Disisi lain, saya ingin berkata bahwa, ketika dalam hidup kita ini lebih sering mendapatkan kesusahan daripada kebahagiaan, sesungguhnya hidup ini sudah cukup adil (kalau memang benar keadilanlah yang kita cari). Mengapa ? jadi begini, sesuai dengan konsep keadilan yang tadi telah saya sampaikan à kesesuaian proporsi. Siapa yang berani berkata bahwa dalam hidupnya, dia telah lebih banyak berbuat baik darpiada berbuat kurang baik ? kalau mau dipersentasikan, saya yakin kadar kebaikan kita tidak lebih besar dari kadar ketidak-baikan kita. Kasarnya, seberapa banyak dari kita yang ketika berbuat baik itu benar-benar baik ? Maksudnya adalah, ketika kita melakukan perbuatan-perbuatan baik itu tanpa ada hal-hal lain dibalik itu semua ? Entah itu agar dilihat orang, atau demi pencitraan, atau mungkin demi menarik perhatian dari orang yang kita suka ? Intinya, seberapa banyak dari kita yang ketika berbuat baik tanpa mempunyai maksud terselubung di belakangnya ? Jadi, kalau kita lebih banyak menderita daripada bahagianya, hidup itu sudah cukup adil, bukan ?
Sekarang izinkan saya bicara tentang Tuhan, secara universal.

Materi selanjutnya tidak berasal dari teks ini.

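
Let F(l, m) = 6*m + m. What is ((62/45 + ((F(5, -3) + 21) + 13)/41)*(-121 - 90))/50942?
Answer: -659797/93987990 ≈ -0.0070200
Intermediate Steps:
F(l, m) = 7*m
((62/45 + ((F(5, -3) + 21) + 13)/41)*(-121 - 90))/50942 = ((62/45 + ((7*(-3) + 21) + 13)/41)*(-121 - 90))/50942 = ((62*(1/45) + ((-21 + 21) + 13)*(1/41))*(-211))*(1/50942) = ((62/45 + (0 + 13)*(1/41))*(-211))*(1/50942) = ((62/45 + 13*(1/41))*(-211))*(1/50942) = ((62/45 + 13/41)*(-211))*(1/50942) = ((3127/1845)*(-211))*(1/50942) = -659797/1845*1/50942 = -659797/93987990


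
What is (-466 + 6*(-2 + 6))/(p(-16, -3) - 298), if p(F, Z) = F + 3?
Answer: 442/311 ≈ 1.4212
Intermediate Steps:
p(F, Z) = 3 + F
(-466 + 6*(-2 + 6))/(p(-16, -3) - 298) = (-466 + 6*(-2 + 6))/((3 - 16) - 298) = (-466 + 6*4)/(-13 - 298) = (-466 + 24)/(-311) = -442*(-1/311) = 442/311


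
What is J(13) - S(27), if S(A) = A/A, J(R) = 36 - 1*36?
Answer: -1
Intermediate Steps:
J(R) = 0 (J(R) = 36 - 36 = 0)
S(A) = 1
J(13) - S(27) = 0 - 1*1 = 0 - 1 = -1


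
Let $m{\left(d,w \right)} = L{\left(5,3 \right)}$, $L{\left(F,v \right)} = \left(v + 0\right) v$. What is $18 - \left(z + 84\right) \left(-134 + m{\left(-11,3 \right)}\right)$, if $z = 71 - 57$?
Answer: $12268$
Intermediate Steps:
$z = 14$
$L{\left(F,v \right)} = v^{2}$ ($L{\left(F,v \right)} = v v = v^{2}$)
$m{\left(d,w \right)} = 9$ ($m{\left(d,w \right)} = 3^{2} = 9$)
$18 - \left(z + 84\right) \left(-134 + m{\left(-11,3 \right)}\right) = 18 - \left(14 + 84\right) \left(-134 + 9\right) = 18 - 98 \left(-125\right) = 18 - -12250 = 18 + 12250 = 12268$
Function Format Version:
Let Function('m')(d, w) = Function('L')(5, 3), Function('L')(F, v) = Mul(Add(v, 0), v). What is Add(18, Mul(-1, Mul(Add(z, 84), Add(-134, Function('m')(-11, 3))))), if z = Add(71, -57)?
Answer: 12268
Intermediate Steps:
z = 14
Function('L')(F, v) = Pow(v, 2) (Function('L')(F, v) = Mul(v, v) = Pow(v, 2))
Function('m')(d, w) = 9 (Function('m')(d, w) = Pow(3, 2) = 9)
Add(18, Mul(-1, Mul(Add(z, 84), Add(-134, Function('m')(-11, 3))))) = Add(18, Mul(-1, Mul(Add(14, 84), Add(-134, 9)))) = Add(18, Mul(-1, Mul(98, -125))) = Add(18, Mul(-1, -12250)) = Add(18, 12250) = 12268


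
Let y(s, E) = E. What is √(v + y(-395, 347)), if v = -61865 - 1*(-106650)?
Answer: 2*√11283 ≈ 212.44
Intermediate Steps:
v = 44785 (v = -61865 + 106650 = 44785)
√(v + y(-395, 347)) = √(44785 + 347) = √45132 = 2*√11283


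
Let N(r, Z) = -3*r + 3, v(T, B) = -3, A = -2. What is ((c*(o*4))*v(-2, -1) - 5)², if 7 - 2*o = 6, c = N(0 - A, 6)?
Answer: 169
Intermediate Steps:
N(r, Z) = 3 - 3*r
c = -3 (c = 3 - 3*(0 - 1*(-2)) = 3 - 3*(0 + 2) = 3 - 3*2 = 3 - 6 = -3)
o = ½ (o = 7/2 - ½*6 = 7/2 - 3 = ½ ≈ 0.50000)
((c*(o*4))*v(-2, -1) - 5)² = (-3*4/2*(-3) - 5)² = (-3*2*(-3) - 5)² = (-6*(-3) - 5)² = (18 - 5)² = 13² = 169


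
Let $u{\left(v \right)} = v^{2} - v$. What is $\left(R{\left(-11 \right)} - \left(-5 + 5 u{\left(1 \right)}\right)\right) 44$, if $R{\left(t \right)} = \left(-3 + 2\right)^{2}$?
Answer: $264$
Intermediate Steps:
$R{\left(t \right)} = 1$ ($R{\left(t \right)} = \left(-1\right)^{2} = 1$)
$\left(R{\left(-11 \right)} - \left(-5 + 5 u{\left(1 \right)}\right)\right) 44 = \left(1 + \left(- 5 \cdot 1 \left(-1 + 1\right) + 5\right)\right) 44 = \left(1 + \left(- 5 \cdot 1 \cdot 0 + 5\right)\right) 44 = \left(1 + \left(\left(-5\right) 0 + 5\right)\right) 44 = \left(1 + \left(0 + 5\right)\right) 44 = \left(1 + 5\right) 44 = 6 \cdot 44 = 264$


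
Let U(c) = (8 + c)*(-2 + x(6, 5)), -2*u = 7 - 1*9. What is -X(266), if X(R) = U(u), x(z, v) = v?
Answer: -27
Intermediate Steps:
u = 1 (u = -(7 - 1*9)/2 = -(7 - 9)/2 = -1/2*(-2) = 1)
U(c) = 24 + 3*c (U(c) = (8 + c)*(-2 + 5) = (8 + c)*3 = 24 + 3*c)
X(R) = 27 (X(R) = 24 + 3*1 = 24 + 3 = 27)
-X(266) = -1*27 = -27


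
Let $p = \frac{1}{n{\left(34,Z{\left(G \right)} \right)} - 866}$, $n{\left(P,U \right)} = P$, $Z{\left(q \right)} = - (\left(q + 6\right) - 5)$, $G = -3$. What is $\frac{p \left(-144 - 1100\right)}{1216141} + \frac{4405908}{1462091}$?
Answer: $\frac{1114507169804125}{369846632652848} \approx 3.0134$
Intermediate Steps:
$Z{\left(q \right)} = -1 - q$ ($Z{\left(q \right)} = - (\left(6 + q\right) - 5) = - (1 + q) = -1 - q$)
$p = - \frac{1}{832}$ ($p = \frac{1}{34 - 866} = \frac{1}{-832} = - \frac{1}{832} \approx -0.0012019$)
$\frac{p \left(-144 - 1100\right)}{1216141} + \frac{4405908}{1462091} = \frac{\left(- \frac{1}{832}\right) \left(-144 - 1100\right)}{1216141} + \frac{4405908}{1462091} = \left(- \frac{1}{832}\right) \left(-1244\right) \frac{1}{1216141} + 4405908 \cdot \frac{1}{1462091} = \frac{311}{208} \cdot \frac{1}{1216141} + \frac{4405908}{1462091} = \frac{311}{252957328} + \frac{4405908}{1462091} = \frac{1114507169804125}{369846632652848}$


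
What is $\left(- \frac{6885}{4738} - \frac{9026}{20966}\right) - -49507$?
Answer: $\frac{2458842594129}{49668454} \approx 49505.0$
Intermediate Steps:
$\left(- \frac{6885}{4738} - \frac{9026}{20966}\right) - -49507 = \left(\left(-6885\right) \frac{1}{4738} - \frac{4513}{10483}\right) + 49507 = \left(- \frac{6885}{4738} - \frac{4513}{10483}\right) + 49507 = - \frac{93558049}{49668454} + 49507 = \frac{2458842594129}{49668454}$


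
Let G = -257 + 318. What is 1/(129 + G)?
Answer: 1/190 ≈ 0.0052632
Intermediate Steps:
G = 61
1/(129 + G) = 1/(129 + 61) = 1/190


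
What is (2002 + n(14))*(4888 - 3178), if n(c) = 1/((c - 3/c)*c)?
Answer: 660721770/193 ≈ 3.4234e+6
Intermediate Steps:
n(c) = 1/(c*(c - 3/c))
(2002 + n(14))*(4888 - 3178) = (2002 + 1/(-3 + 14²))*(4888 - 3178) = (2002 + 1/(-3 + 196))*1710 = (2002 + 1/193)*1710 = (386387/193)*1710 = 660721770/193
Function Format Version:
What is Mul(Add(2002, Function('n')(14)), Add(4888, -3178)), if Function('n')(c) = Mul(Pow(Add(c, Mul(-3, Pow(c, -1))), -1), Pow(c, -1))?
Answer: Rational(660721770, 193) ≈ 3.4234e+6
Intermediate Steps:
Function('n')(c) = Mul(Pow(c, -1), Pow(Add(c, Mul(-3, Pow(c, -1))), -1))
Mul(Add(2002, Function('n')(14)), Add(4888, -3178)) = Mul(Add(2002, Pow(Add(-3, Pow(14, 2)), -1)), Add(4888, -3178)) = Mul(Add(2002, Pow(Add(-3, 196), -1)), 1710) = Mul(Add(2002, Pow(193, -1)), 1710) = Mul(Add(2002, Rational(1, 193)), 1710) = Mul(Rational(386387, 193), 1710) = Rational(660721770, 193)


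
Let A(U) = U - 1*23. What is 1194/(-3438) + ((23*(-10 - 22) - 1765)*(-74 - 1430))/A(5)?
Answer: -359224229/1719 ≈ -2.0897e+5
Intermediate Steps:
A(U) = -23 + U (A(U) = U - 23 = -23 + U)
1194/(-3438) + ((23*(-10 - 22) - 1765)*(-74 - 1430))/A(5) = 1194/(-3438) + ((23*(-10 - 22) - 1765)*(-74 - 1430))/(-23 + 5) = 1194*(-1/3438) + ((23*(-32) - 1765)*(-1504))/(-18) = -199/573 + ((-736 - 1765)*(-1504))*(-1/18) = -199/573 - 2501*(-1504)*(-1/18) = -199/573 + 3761504*(-1/18) = -199/573 - 1880752/9 = -359224229/1719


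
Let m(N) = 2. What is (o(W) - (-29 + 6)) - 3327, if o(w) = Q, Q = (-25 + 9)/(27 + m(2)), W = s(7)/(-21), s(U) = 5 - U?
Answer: -95832/29 ≈ -3304.6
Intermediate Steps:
W = 2/21 (W = (5 - 1*7)/(-21) = (5 - 7)*(-1/21) = -2*(-1/21) = 2/21 ≈ 0.095238)
Q = -16/29 (Q = (-25 + 9)/(27 + 2) = -16/29 ≈ -0.55172)
o(w) = -16/29
(o(W) - (-29 + 6)) - 3327 = (-16/29 - (-29 + 6)) - 3327 = (-16/29 - 1*(-23)) - 3327 = (-16/29 + 23) - 3327 = 651/29 - 3327 = -95832/29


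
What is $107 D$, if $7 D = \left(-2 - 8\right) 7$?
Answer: $-1070$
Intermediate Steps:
$D = -10$ ($D = \frac{\left(-2 - 8\right) 7}{7} = \frac{\left(-10\right) 7}{7} = \frac{1}{7} \left(-70\right) = -10$)
$107 D = 107 \left(-10\right) = -1070$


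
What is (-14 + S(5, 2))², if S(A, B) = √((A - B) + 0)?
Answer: (14 - √3)² ≈ 150.50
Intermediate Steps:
S(A, B) = √(A - B)
(-14 + S(5, 2))² = (-14 + √(5 - 1*2))² = (-14 + √(5 - 2))² = (-14 + √3)²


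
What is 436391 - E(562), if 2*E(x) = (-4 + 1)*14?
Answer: 436412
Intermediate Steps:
E(x) = -21 (E(x) = ((-4 + 1)*14)/2 = (-3*14)/2 = (1/2)*(-42) = -21)
436391 - E(562) = 436391 - 1*(-21) = 436391 + 21 = 436412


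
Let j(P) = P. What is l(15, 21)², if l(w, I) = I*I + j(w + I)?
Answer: 227529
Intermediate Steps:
l(w, I) = I + w + I² (l(w, I) = I*I + (w + I) = I² + (I + w) = I + w + I²)
l(15, 21)² = (21 + 15 + 21²)² = (21 + 15 + 441)² = 477² = 227529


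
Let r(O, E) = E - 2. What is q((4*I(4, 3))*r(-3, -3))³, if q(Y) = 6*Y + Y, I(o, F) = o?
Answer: -175616000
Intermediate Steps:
r(O, E) = -2 + E
q(Y) = 7*Y
q((4*I(4, 3))*r(-3, -3))³ = (7*((4*4)*(-2 - 3)))³ = (7*(16*(-5)))³ = (7*(-80))³ = (-560)³ = -175616000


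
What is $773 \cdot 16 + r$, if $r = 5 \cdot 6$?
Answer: $12398$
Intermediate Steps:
$r = 30$
$773 \cdot 16 + r = 773 \cdot 16 + 30 = 12368 + 30 = 12398$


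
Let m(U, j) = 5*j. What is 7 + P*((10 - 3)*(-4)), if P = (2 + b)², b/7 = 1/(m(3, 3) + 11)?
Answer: -23184/169 ≈ -137.18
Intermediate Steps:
b = 7/26 (b = 7/(5*3 + 11) = 7/(15 + 11) = 7/26 ≈ 0.26923)
P = 3481/676 (P = (2 + 7/26)² = (59/26)² = 3481/676 ≈ 5.1494)
7 + P*((10 - 3)*(-4)) = 7 + 3481*((10 - 3)*(-4))/676 = 7 + 3481*(7*(-4))/676 = 7 + (3481/676)*(-28) = 7 - 24367/169 = -23184/169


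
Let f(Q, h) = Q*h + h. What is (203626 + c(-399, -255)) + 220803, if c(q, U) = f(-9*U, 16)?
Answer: 461165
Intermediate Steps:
f(Q, h) = h + Q*h
c(q, U) = 16 - 144*U (c(q, U) = 16*(1 - 9*U) = 16 - 144*U)
(203626 + c(-399, -255)) + 220803 = (203626 + (16 - 144*(-255))) + 220803 = (203626 + (16 + 36720)) + 220803 = (203626 + 36736) + 220803 = 240362 + 220803 = 461165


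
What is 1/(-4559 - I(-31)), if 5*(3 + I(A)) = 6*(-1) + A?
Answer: -5/22743 ≈ -0.00021985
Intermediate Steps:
I(A) = -21/5 + A/5 (I(A) = -3 + (6*(-1) + A)/5 = -3 + (-6 + A)/5 = -3 + (-6/5 + A/5) = -21/5 + A/5)
1/(-4559 - I(-31)) = 1/(-4559 - (-21/5 + (1/5)*(-31))) = 1/(-4559 - (-21/5 - 31/5)) = 1/(-4559 - 1*(-52/5)) = 1/(-4559 + 52/5) = 1/(-22743/5) = -5/22743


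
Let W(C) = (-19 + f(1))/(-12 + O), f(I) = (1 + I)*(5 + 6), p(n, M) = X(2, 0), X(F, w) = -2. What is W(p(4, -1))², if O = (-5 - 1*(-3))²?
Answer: 9/64 ≈ 0.14063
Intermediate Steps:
p(n, M) = -2
O = 4 (O = (-5 + 3)² = (-2)² = 4)
f(I) = 11 + 11*I (f(I) = (1 + I)*11 = 11 + 11*I)
W(C) = -3/8 (W(C) = (-19 + (11 + 11*1))/(-12 + 4) = (-19 + (11 + 11))/(-8) = (-19 + 22)*(-⅛) = 3*(-⅛) = -3/8)
W(p(4, -1))² = (-3/8)² = 9/64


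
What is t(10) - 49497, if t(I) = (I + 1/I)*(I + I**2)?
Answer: -48386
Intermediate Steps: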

Se-universal ketika kita bicara tentang Tuhan ketika kita mengkambinghitamkanNya atas penderitaan kita, dengan kata “keadilan” tadi. Tuhan, secara universal, yang di hampir semua agama dianggap sebagai tokoh tertinggi dalam kehidupan dan dunia, adalah sesosok Pribadi yang sangatlah sempurna : Baik, Kaya,Maha Memberi, Maha Mengampuni, dll. Nah, dengan pemahaman seperti itu, kita dapat simpulkan dia sangatlah baik, bukan ? Pemahaman ini berdasarkan ajaran-ajaran agama, karena pemahaman kita tentang Tuhan yang mainstream hanya dapat kita ketahui berdasarkan ajaran-ajaran agama.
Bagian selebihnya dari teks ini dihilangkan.